The building was originally commissioned by Spiers & Pond Ltd, a leading hotelier and restaurateur in Britain and the world’s first large scale caterers.1 It was a combined national and local project. Designed by London-based architects, Fitzroy Robinson & Partners (now part of the international firm Aukett Swanke), it was built by an established York-based firm, Shepherd Construction Ltd.2
The brick slab design, with its large surface area of steel-framed windows predominant on the front and rear elevations, was quite a departure for York. A noticeable feature is the projecting first-floor section cantilevered over the public walkway (provided by the developers) on the riverside and over the pavement on the roadside, where it is partly supported by pilotis (see figs 2 & 3).
The main entrance is located at first floor level accessed by a broad staircase, with car parking provided beneath the building at ground floor level – a design feature, no doubt intended to cope with periodic flooding in the riverside location.
Until the hotel’s arrival, this part of the riverbank had been largely devoted to warehouses and workshops and it was intended to be surrounded by open space: the landscaped North Street Gardens, on one side and the remaining vacant site of the former warehouse, on the other.3 Whilst the architect and town-planner, Lord Esher supported modernist design, he commented in York: A Study in Conservation (1968), that the building was ‘regrettably tall’.4 This may be on account of the building’s isolation. As Peter Carolin has observed in Scandinavian tower development, popular at the time, ‘blocks were almost always built in groups (reaping the benefits of repetition) rather than an isolated townscape feature’ as in the case of the Park Inn.5 The hotel does not take account of the immediate landscape – either its prominent riverside location or the neighbouring, medieval buildings. Esher recommended that the proposed retention of the adjacent vacant site for further public open space should be reconsidered, and the land redeveloped with a restaurant or public house, with car parking below, to reduce the impression of height.6 This led to planning consent being granted in 1979, for the adjoining five-storey, brick-built block, set around an internal courtyard. Although it has the appearance of being freestanding, the extension is an integral part of the hotel, designed by local firm, Tom Adam Design Associates.

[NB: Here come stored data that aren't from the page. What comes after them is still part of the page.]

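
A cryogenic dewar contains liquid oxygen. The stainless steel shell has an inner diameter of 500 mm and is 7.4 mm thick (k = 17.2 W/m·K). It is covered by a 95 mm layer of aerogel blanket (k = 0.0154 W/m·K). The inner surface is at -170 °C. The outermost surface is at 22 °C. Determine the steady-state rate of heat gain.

Q ≈ 35.5 W

Radial (spherical) resistances in series:
R_stainless steel shell = (1/0.25 − 1/0.2574)/(4π×17.2) = 5.32×10^-4 K/W
R_aerogel blanket = (1/0.2574 − 1/0.3524)/(4π×0.0154) = 5.412 K/W
R_total = 5.412 K/W
Q = ΔT/R_total = 192/5.412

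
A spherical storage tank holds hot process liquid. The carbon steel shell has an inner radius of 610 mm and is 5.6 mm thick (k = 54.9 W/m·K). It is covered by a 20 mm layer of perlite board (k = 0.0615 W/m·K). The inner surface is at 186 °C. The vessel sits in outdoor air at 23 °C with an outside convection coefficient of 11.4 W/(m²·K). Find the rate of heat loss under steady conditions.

Q ≈ 1950 W

Radial (spherical) resistances in series:
R_carbon steel shell = (1/0.61 − 1/0.6156)/(4π×54.9) = 2.162×10^-5 K/W
R_perlite board = (1/0.6156 − 1/0.6356)/(4π×0.0615) = 0.06614 K/W
R_outer film = 1/(h·4πr_o²) = 1/(11.4×4π×0.6356²) = 0.01728 K/W
R_total = 0.08344 K/W
Q = ΔT/R_total = 163/0.08344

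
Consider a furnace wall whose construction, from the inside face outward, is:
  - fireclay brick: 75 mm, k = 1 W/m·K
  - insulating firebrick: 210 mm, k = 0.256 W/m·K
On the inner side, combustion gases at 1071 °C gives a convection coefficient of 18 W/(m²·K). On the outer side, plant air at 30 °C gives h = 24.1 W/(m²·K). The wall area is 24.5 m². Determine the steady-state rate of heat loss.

Q ≈ 25700 W

Using the resistance-network approach (series):
R_inner film = 1/(h_i·A) = 1/(18×24.5) = 0.002268 K/W
R_fireclay brick = L/(kA) = 0.075/(1×24.5) = 0.003061 K/W
R_insulating firebrick = L/(kA) = 0.21/(0.256×24.5) = 0.03348 K/W
R_outer film = 1/(h_o·A) = 1/(24.1×24.5) = 0.001694 K/W
R_total = 0.0405 K/W
Q = ΔT / R_total = 1041 / 0.0405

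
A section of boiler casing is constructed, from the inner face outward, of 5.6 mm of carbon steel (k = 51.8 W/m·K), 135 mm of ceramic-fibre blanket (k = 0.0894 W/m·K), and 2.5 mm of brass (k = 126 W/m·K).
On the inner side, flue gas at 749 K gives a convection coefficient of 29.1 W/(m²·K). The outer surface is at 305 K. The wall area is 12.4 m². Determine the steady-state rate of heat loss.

Q ≈ 3560 W

Model the wall as resistances in series:
R_inner film = 1/(h_i·A) = 1/(29.1×12.4) = 0.002771 K/W
R_carbon steel = L/(kA) = 0.0056/(51.8×12.4) = 8.718×10^-6 K/W
R_ceramic-fibre blanket = L/(kA) = 0.135/(0.0894×12.4) = 0.1218 K/W
R_brass = L/(kA) = 0.0025/(126×12.4) = 1.6×10^-6 K/W
R_total = 0.1246 K/W
Q = ΔT / R_total = 444 / 0.1246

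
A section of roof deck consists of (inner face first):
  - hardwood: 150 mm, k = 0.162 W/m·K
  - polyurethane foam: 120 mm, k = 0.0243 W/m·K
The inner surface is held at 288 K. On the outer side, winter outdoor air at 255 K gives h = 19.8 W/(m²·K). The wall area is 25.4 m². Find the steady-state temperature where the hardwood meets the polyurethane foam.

T ≈ 283 K

Using the resistance-network approach (series):
R_hardwood = L/(kA) = 0.15/(0.162×25.4) = 0.03645 K/W
R_polyurethane foam = L/(kA) = 0.12/(0.0243×25.4) = 0.1944 K/W
R_outer film = 1/(h_o·A) = 1/(19.8×25.4) = 0.001988 K/W
R_total = 0.2329 K/W;  Q = ΔT/R_total = 33/0.2329 = 141.7 W
T_interface = T_inner − Q·ΣR(inner→interface) = 288 − 142×0.03645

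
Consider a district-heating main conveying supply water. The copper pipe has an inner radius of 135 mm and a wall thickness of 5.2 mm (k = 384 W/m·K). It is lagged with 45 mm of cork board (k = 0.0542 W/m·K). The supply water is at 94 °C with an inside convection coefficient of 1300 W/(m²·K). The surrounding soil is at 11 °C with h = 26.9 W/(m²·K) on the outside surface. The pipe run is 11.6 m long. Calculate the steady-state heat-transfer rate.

For a radial system each layer contributes R = ln(r_out/r_in)/(2πkL); films add R = 1/(hA).
R_inner film = 1/(h_i·2πr₁L) = 1/(1300×2π×0.135×11.6) = 7.818×10^-5 K/W
R_copper pipe wall = ln(140.2/135)/(2π×384×11.6) = 1.35×10^-6 K/W
R_cork board = ln(185.2/140.2)/(2π×0.0542×11.6) = 0.07047 K/W
R_outer film = 1/(h_o·2πr_oL) = 1/(26.9×2π×0.1852×11.6) = 0.002754 K/W
R_total = 0.0733 K/W
Q = ΔT/R_total = 83/0.0733

Q ≈ 1130 W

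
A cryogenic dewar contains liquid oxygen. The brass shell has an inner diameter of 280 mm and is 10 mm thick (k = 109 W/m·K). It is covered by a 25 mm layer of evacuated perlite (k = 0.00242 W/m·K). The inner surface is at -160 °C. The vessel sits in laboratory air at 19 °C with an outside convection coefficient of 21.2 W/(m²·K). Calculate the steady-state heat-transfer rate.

Radial (spherical) resistances in series:
R_brass shell = (1/0.14 − 1/0.15)/(4π×109) = 3.477×10^-4 K/W
R_evacuated perlite = (1/0.15 − 1/0.175)/(4π×0.00242) = 31.32 K/W
R_outer film = 1/(h·4πr_o²) = 1/(21.2×4π×0.175²) = 0.1226 K/W
R_total = 31.44 K/W
Q = ΔT/R_total = 179/31.44

Q ≈ 5.69 W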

Once again, Shepherd Construction Ltd. were the main contractors. The hotel now offers 200 bedrooms and conference facilities, together with restaurants and bars overlooking the river.
Keen to establish a York-based identity and acknowledging the area’s immediate links with the city’s Scandinavian invaders, the original owners launched the hotel as the Viking Hotel, a name still often used by local people. The interior design also had a modern Scandinavian influence, with glass murals depicting Viking stories. However, the hotel has gone through a number of refurbishments since then and the present owners, the American Radisson group, promote its status as part of an international chain. In the hotel’s many changes it has lost its attempts at a local image, and the structure, described by Nikolaus Pevsner as ‘intrusive’ is now considered a detractor by the local authority.7 Similarly, whilst the hotel commands magnificent views, particularly from the upper storeys, historians John Hutchinson and David Palliser comment that the ‘painfully solid’ building, ‘dominates so many views without contributing to any.’8 Likewise, the local press denigrate the building. For example, in an article written in 2019, the York Press, describing the whole era as ‘architecturally pretty – well, dismal’, commented of Park Inn what ‘a monument to block-headed, blocky design it is: the ultimate square of a building put up in a decade that was supposed to be anything but.’
Yet, though unloved by many, the Park Inn is nonetheless a well-established part of York’s riverside and the city’s modern tourist industry.